Miàofǎ liánhuá jīng shìwén 妙法蓮華經釋文
Lexical Glossary on the Wonderful-Dharma Lotus Sūtra (J. Myōhōrengekyō shakumon; also Hokke shakumon / Hokekyō shakumon) by 中算 (Zhōngsuàn / Chūzan, 撰)
About the work
A three-juan lexicographical commentary on Kumārajīva’s Miàofǎ liánhuá jīng 妙法蓮華經 (KR6d0001, T262), composed by the mid-Heian Tendai monk 中算 Chūzan (935–976) of Mount Hiei. The work is preserved in the Taishō at T56n2189 and is the principal pre-modern Japanese Buddhist lexicographical reference work on the Lotus. Unlike a kēpàn 科判 doctrinal commentary, it is organized as a chapter-by-chapter gloss list: the difficult terms, transliterated Sanskrit names, archaic graphs, and rare expressions of each Lotus chapter are extracted and given philological-doctrinal explanations.
Prefaces
The Taishō recension carries a brief autograph preface by Chūzan setting out the work’s purpose: to provide the Lotus-reciting monk with a quick reference for the technical vocabulary, transliterated Sanskrit, and obscure characters that the Lotus requires its reader to navigate. The preface explicitly identifies the work’s lexicographical model as the Tang-Chinese tradition of 玄應 Xuányìng (active 7th century) and 慧琳 Huìlín (737–820), whose Yīqièjīng yīnyì 一切經音義 sets of yīnyì (“sound and meaning”) had become the standard Buddhist philological tools across East Asia.
Abstract
The Shakumon presents itself as a Lotus-specific extension of the yīnyì tradition. For each chapter, Chūzan extracts the chapter’s noteworthy terms in textual order and provides for each:
- the fǎnqiē 反切 phonological gloss (giving the pronunciation in Chinese-character notation);
- the lexical definition with citation of standard sources (notably the Yùpiān 玉篇, Shuōwén 說文, and Huìlín’s Yīnyì);
- where applicable, the Sanskrit reconstruction (transliterated names of bodhisattvas, place-names, technical terms);
- the doctrinal significance of the term in its Lotus context, with citations from the Tiāntái commentarial tradition (especially Zhìyǐ’s Fǎhuá xuányì 法華玄義 KR6d0023 and Fǎhuá wénjù 法華文句 KR6d0024).
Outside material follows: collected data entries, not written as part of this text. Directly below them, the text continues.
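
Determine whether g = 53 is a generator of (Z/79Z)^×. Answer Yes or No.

Yes

φ(79) = 79 − 1 = 78 = 2 · 3 · 13.
53 is a primitive root mod 79 iff 53^(φ(79)/q) ≢ 1 for every prime q | φ(79), i.e. q ∈ {2, 3, 13}.
53^39 ≡ 78 (mod 79)  [q = 2: ≢ 1 ✓]
53^26 ≡ 55 (mod 79)  [q = 3: ≢ 1 ✓]
53^6 ≡ 22 (mod 79)  [q = 13: ≢ 1 ✓]
None equal 1, so ord_79(53) = 78: 53 is a primitive root.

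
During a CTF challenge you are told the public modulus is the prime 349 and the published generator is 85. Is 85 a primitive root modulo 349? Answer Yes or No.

φ(349) = 349 − 1 = 348 = 2^2 · 3 · 29.
An element g generates (Z/349Z)^× iff g^(348/q) ≢ 1 (mod 349) for each prime q ∈ {2, 3, 29}.
85^174 ≡ 1 (mod 349)  [q = 2: ≡ 1 ✗]
85^116 ≡ 122 (mod 349)  [q = 3: ≢ 1 ✓]
85^12 ≡ 322 (mod 349)  [q = 29: ≢ 1 ✓]
Since 85^174 ≡ 1, the order of 85 divides 174 < 348, so 85 is not a primitive root.

No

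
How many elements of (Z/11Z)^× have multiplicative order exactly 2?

φ(11) = 11 − 1 = 10 = 2 · 5.
(Z/11Z)^× is cyclic (|G| = 10); a cyclic group of order m has exactly φ(d) elements of each order d | m, and none otherwise.
2 | 10, and φ(2) = 2 − 1 = 1.

1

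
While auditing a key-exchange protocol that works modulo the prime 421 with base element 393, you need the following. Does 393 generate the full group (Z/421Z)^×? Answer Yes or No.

No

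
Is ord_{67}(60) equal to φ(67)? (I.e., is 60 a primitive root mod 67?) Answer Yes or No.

No

φ(67) = 67 − 1 = 66 = 2 · 3 · 11.
Test 60^(66/q) mod 67 for each prime factor q of 66:
60^33 ≡ 1 (mod 67)  [q = 2: ≡ 1 ✗]
60^22 ≡ 29 (mod 67)  [q = 3: ≢ 1 ✓]
60^6 ≡ 64 (mod 67)  [q = 11: ≢ 1 ✓]
60^33 ≡ 1 shows ord(60) | 33, strictly less than φ(67); not a primitive root.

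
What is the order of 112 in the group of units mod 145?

28

By Lagrange's theorem, ord_145(112) divides φ(145) = φ(5·29) = (5−1)·(29−1) = 4·28 = 112 = 2^4 · 7.
Divisors of 112: 1, 2, 4, 7, 8, 14, 16, 28, 56, 112.
Check 112^d mod 145 for each divisor in increasing order:
112^1 ≡ 112
112^2 ≡ 74
112^4 ≡ 111
112^7 ≡ 88
112^8 ≡ 141
112^14 ≡ 59
112^16 ≡ 16
112^28 ≡ 1
The smallest such exponent is 28, so the order of 112 is 28.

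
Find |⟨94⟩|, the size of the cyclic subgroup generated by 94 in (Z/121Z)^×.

10

Since 94 ∈ (Z/121Z)^×, its order divides φ(121) = φ(11^2) = 11·(11−1) = 110 = 2 · 5 · 11.
Divisors of 110: 1, 2, 5, 10, 11, 22, 55, 110.
Test each divisor d:
94^1 ≡ 94 (mod 121)
94^2 ≡ 3 (mod 121)
94^5 ≡ 120 (mod 121)
94^10 ≡ 1 (mod 121) ✓
Therefore the multiplicative order of 94 modulo 121 is 10.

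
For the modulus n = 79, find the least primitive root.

φ(79) = 79 − 1 = 78 = 2 · 3 · 13.
Test candidates g = 2, 3, … against the prime factors q ∈ {2, 3, 13} of φ(79): g is a generator iff g^(78/q) ≢ 1 for every such q.
g = 2: 2^39 ≡ 1 — hits 1, so not a primitive root.
g = 3: 3^39 ≡ 78; 3^26 ≡ 23; 3^6 ≡ 18 — none is 1, so 3 is a primitive root.
Hence the least primitive root of 79 is 3.

3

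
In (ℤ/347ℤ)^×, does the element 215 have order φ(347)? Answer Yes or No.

Yes

φ(347) = 347 − 1 = 346 = 2 · 173.
Test 215^(346/q) mod 347 for each prime factor q of 346:
215^173 ≡ 346 (mod 347)  [q = 2: ≢ 1 ✓]
215^2 ≡ 74 (mod 347)  [q = 173: ≢ 1 ✓]
All checks pass, so 215 has order 346 and is a primitive root modulo 347.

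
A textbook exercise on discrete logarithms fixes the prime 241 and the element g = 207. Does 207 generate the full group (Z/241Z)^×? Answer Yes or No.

φ(241) = 241 − 1 = 240 = 2^4 · 3 · 5.
It suffices to check that the order of 207 is not a proper divisor of 240: compute 207^(240/q) for q ∈ {2, 3, 5}.
207^120 ≡ 240 (mod 241)  [q = 2: ≢ 1 ✓]
207^80 ≡ 15 (mod 241)  [q = 3: ≢ 1 ✓]
207^48 ≡ 91 (mod 241)  [q = 5: ≢ 1 ✓]
Every test exponent gives a nontrivial residue, hence 207 generates the full group.

Yes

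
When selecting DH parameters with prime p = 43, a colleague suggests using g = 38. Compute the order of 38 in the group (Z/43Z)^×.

Since 38 ∈ (Z/43Z)^×, its order divides φ(43) = 43 − 1 = 42 = 2 · 3 · 7.
Divisors of 42: 1, 2, 3, 6, 7, 14, 21, 42.
Evaluate successive powers at the divisors of 42:
38^1 ≡ 38
38^2 ≡ 25
38^3 ≡ 4
38^6 ≡ 16
38^7 ≡ 6
38^14 ≡ 36
38^21 ≡ 1
The smallest such exponent is 21, so the order of 38 is 21.

21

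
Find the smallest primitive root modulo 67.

2

φ(67) = 67 − 1 = 66 = 2 · 3 · 11.
g is a primitive root iff g^(66/q) ≢ 1 (mod 67) for each prime q ∈ {2, 3, 11}.
g = 2: 2^33 ≡ 66; 2^22 ≡ 37; 2^6 ≡ 64 — none is 1, so 2 is a primitive root.
The smallest primitive root modulo 67 is 2.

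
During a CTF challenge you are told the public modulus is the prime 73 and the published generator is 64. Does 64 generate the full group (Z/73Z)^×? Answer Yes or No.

No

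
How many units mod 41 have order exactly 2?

1

φ(41) = 41 − 1 = 40 = 2^3 · 5.
In a cyclic group of order 40, there are φ(d) elements of order d for each divisor d of 40, and zero for non-divisors.
2 | 40, and φ(2) = 2 − 1 = 1.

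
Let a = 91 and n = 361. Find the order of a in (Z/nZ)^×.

By Lagrange's theorem, ord_361(91) divides φ(361) = φ(19^2) = 19·(19−1) = 342 = 2 · 3^2 · 19.
Divisors of 342: 1, 2, 3, 6, 9, 18, 19, 38, 57, 114, 171, 342.
Evaluate successive powers at the divisors of 342:
91^1 ≡ 91
91^2 ≡ 339
91^3 ≡ 164
91^6 ≡ 182
91^9 ≡ 246
91^18 ≡ 229
91^19 ≡ 262
91^38 ≡ 54
91^57 ≡ 69
91^114 ≡ 68
91^171 ≡ 360
91^342 ≡ 1
Therefore the multiplicative order of 91 modulo 361 is 342.

342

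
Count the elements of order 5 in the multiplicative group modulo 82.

φ(82) = φ(2)·φ(41) = 1·40 = 40 = 2^3 · 5.
In a cyclic group of order 40, there are φ(d) elements of order d for each divisor d of 40, and zero for non-divisors.
5 | 40, and φ(5) = 5 − 1 = 4.

4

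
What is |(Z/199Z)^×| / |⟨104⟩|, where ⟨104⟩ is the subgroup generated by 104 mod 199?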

The work is doctrinally Tendai in orientation but lexicographical rather than expository in form. It is a particularly important witness to Heian-Japanese Buddhist sound-glossing practice: the fǎnqiē notations represent the mid-Heian Japanese-Buddhist reading-pronunciation of Lotus vocabulary and are a primary source for the historical phonology of the Japanese kanbun 漢文 reading-tradition.
The dating of the work is conventionally placed in the third quarter of the 10th century — within the lifetime of 良源 Ryōgen (912–985), the eighteenth zasu of Mount Hiei (966–985), under whose institutional reform the mid-Heian Tendai scholarly establishment reached its mature form. Chūzan’s Shakumon is one of the principal scholarly products of this Ryōgen-era Tendai consolidation. The work was widely copied in the medieval Japanese Tendai tradition and remains the standard Japanese-context lexical reference for Lotus vocabulary into the early modern period.
Translations and research
- Bussho kaisetsu daijiten 佛書解説大辭典, ed. Mochizuki Shinkō 望月信亨. Tokyo: Daitō Shuppansha, 1933–1936. — Standard Japanese-language scholarly entry on the Shakumon.
- Numoto Katsuaki 沼本克明. Nihon kanji-on no kenkyū 日本漢字音の研究. Tokyo: Kasama Shoin, 1986. — Includes treatment of the Shakumon as a witness to Heian-Japanese Buddhist phonology.
- Groner, Paul. Ryōgen and Mount Hiei: Japanese Tendai in the Tenth Century. Honolulu: University of Hawai’i Press, 2002. — Standard English-language study of mid-Heian Tendai institutional and scholarly context.
Other points of interest
The Shakumon’s status as a Heian-Japanese-context lexicographical work makes it a distinctive contribution within the East Asian Lotus commentarial tradition: most Lotus commentaries are doctrinal-expository, while only a handful (Chūzan, Huìlín’s separate Lotus glosses, and a few others) are primarily lexicographical. The work was reprinted in the late-Tokugawa Tendai academic editions and was incorporated into the Taishō from a Mount Hiei manuscript line.